Yeah, and he also liked the big fat check my parents gave him to pay for his living expenses. And the way our father had dropped his resume on the desk of the head of marketing of the company of his choice. The job he now held, the position I’m sure our father paid for before he even had his first interview.

Gregory was brilliant, with enough charisma to fuel his enormous ego, and he was classically handsome and good at sports; everyone loved him. And then I was born. The child who didn’t do what she was told. The one who talked back and told teachers they didn’t know what they were doing. The little girl who was kicked out of dance class for not listening to the instructor. The daughter who refused to wear dresses or play nice with the little trust fund babies they threw in her path when they decided it didn’t matter if she was smart because they were determined to marry her off to a rich idiot before her twenty-first birthday.

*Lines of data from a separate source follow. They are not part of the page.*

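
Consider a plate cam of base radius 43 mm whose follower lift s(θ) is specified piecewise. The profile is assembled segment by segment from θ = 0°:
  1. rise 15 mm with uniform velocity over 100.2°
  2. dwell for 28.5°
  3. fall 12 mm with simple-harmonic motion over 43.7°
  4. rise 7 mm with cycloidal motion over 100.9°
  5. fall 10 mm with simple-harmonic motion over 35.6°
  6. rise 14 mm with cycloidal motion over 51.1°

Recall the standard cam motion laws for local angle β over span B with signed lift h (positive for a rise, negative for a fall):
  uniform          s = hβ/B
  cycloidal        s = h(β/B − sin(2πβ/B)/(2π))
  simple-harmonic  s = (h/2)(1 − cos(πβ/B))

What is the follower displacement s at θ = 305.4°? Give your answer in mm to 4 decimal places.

seg 1 [0°–100.2°] uniform, h=15: full span → s += 15 → s = 15.0000
seg 2 [100.2°–128.7°] dwell: s stays 15.0000
seg 3 [128.7°–172.4°] simple-harmonic, h=-12: full span → s += -12 → s = 3.0000
seg 4 [172.4°–273.3°] cycloidal, h=7: full span → s += 7 → s = 10.0000
seg 5 [273.3°–308.9°] simple-harmonic, h=-10: θ=305.4° here. β=32.1, B=35.6. -10/2·(1 − cos(π·0.9017)) = -9.7634 → s = 0.2366

0.2366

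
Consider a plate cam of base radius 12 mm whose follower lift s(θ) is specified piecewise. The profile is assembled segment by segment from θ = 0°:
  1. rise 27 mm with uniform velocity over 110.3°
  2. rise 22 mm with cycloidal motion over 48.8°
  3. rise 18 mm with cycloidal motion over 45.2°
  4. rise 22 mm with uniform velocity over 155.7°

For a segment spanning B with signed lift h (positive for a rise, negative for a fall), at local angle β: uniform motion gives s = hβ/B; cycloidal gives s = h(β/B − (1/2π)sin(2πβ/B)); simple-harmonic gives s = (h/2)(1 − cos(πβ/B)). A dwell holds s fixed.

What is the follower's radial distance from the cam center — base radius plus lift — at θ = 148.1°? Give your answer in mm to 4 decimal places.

seg 1 [0°–110.3°] uniform, h=27: full span → s += 27 → s = 27.0000
seg 2 [110.3°–159.1°] cycloidal, h=22: θ=148.1° here. β=37.8, B=48.8. 22·(0.7746 − sin(2π·0.7746)/(2π)) = 20.5007 → s = 47.5007
radial distance = base radius + s = 12 + 47.5007 = 59.5007

59.5007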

“You alright?” Sam whispered, and I looked down at my lap, my hands clenched in fists as whatever Sloane was talking about at the front of the room went in one ear and right out the other. No, Sam. I’m not okay.

“Fine.”

The backs of his fingers brushed against my pant leg again, and I batted him away, trying to keep my expression neutral as my brother continued to smirk at me across the room, studying my face.

“Now that we’ve taken care of the standard business,” Sloane continued from her place, standing at the head of the long table. “We need the candidates for the copy editor positions to stay behind for a few minutes. Sam, Kristine, Cole, Sofia, Nate, you all need to hang out here with your supervisors for a few moments.”

As everyone filtered out of the room, leaving the ten of us at the table, I watched my brother cross the room and stop behind my chair. Sam’s hand was perched on his knee, a respectable distance away from me but still close enough to put me on high alert.

“We’ve got reservations for 7:00,” Greg told me quietly as he leaned over my shoulder. I glanced back at him, hating that he didn’t even check to see if I had plans. The fact that I didn’t wasn’t relevant. He expected me to drop everything to accommodate him. “Just the two of us, or...?”

I frowned, and then he glanced over at Sam, who was looking down at his phone. He briefly looked up and locked eyes with me before he nodded at my brother, holding his hand out toward him. Shit. Quit being polite, Sam.